We also know that pretending to know about wine is both the privilege of every drinker, and frequently the bane of the drinker’s companion. On the subject of wine, it is very much easier to sound simultaneously pretentious and ignorant, than it is to offer basic information, so this post does not pretend to discuss the merits of Tuscan wines, nor to speak from a position of any real knowledge about them, rather it attempts to give you the reader some food for thought and some things to look out for.
Everyone knows Chianti, or thinks they do — the often rough n’ready red wine that is sold at every Italian restaurant for $12-18 a bottle and, until recently, was rarely seen sans straw basket. But is that all there is to know? Indeed, if that is all there is to know, is that such a bad thing? Is there any point searching for complexity and depth when you can enjoy something at face value?
We leave you to make up your minds about the merits of Chianti, the region and its various wines, offering only the following links as pointers to greater enlightenment.
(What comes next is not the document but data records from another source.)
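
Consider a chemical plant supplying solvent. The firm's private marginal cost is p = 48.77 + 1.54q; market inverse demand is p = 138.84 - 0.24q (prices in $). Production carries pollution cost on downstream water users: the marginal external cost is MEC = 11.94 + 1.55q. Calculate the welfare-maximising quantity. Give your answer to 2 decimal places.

q* = 23.46

Social marginal cost = private MC + MEC = 60.71 + 3.09q.
Set SMC = demand: 60.71 + 3.09q = 138.84 - 0.24q → q* = 23.4625.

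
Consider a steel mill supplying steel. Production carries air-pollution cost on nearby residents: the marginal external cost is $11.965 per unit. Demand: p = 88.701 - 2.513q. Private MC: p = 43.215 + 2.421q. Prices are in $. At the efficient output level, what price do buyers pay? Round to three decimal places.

Social marginal cost = private MC + MEC = 55.180 + 2.421q.
Set SMC = demand: 55.180 + 2.421q = 88.701 - 2.513q → q* = 6.7939.
Consumer price on the demand curve at q*: 88.701 − 2.513×6.7939 = 71.6279.

P = $71.628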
We mention here that Lupinari makes, bottles and sells its own reasonably-priced wine on the estate, as this is the wine you’ll be drinking at the wedding reception. However, since we haven’t tried it yet, we can’t tell you any more about it, but we suspect that good or average, we’ll all be doing our best to put it through its paces with a rigorous testing in two months' time.
Gallo Nero (Black Rooster Consortium) - for much more information about the Chianti Classico terroir, classifications, DOCG’s, and producers than a casual boozer could want.
Map of the Chianti Region - Please note: in providing this map for those of you who want to explore the area, this blog is not condoning drunk driving.
Brunello di Montalcino and Vino Nobile di Montepulciano - because there is more to Chianti than just Chianti.
Super Tuscans - "super" is such a subjective word, but apparently, these are where it’s at in modern Tuscan wines.
Vin Santo - you can get red wine anywhere, but this stuff is only made in Tuscany, and goes down exceedingly well after a large meal.
Tuscan Wine Books - for those of you who want to know what you’re talking about, and think that you’ll remember any of the fascinating facts after half a bottle…
This blog reminds our readers to enjoy Tuscan wines responsibly.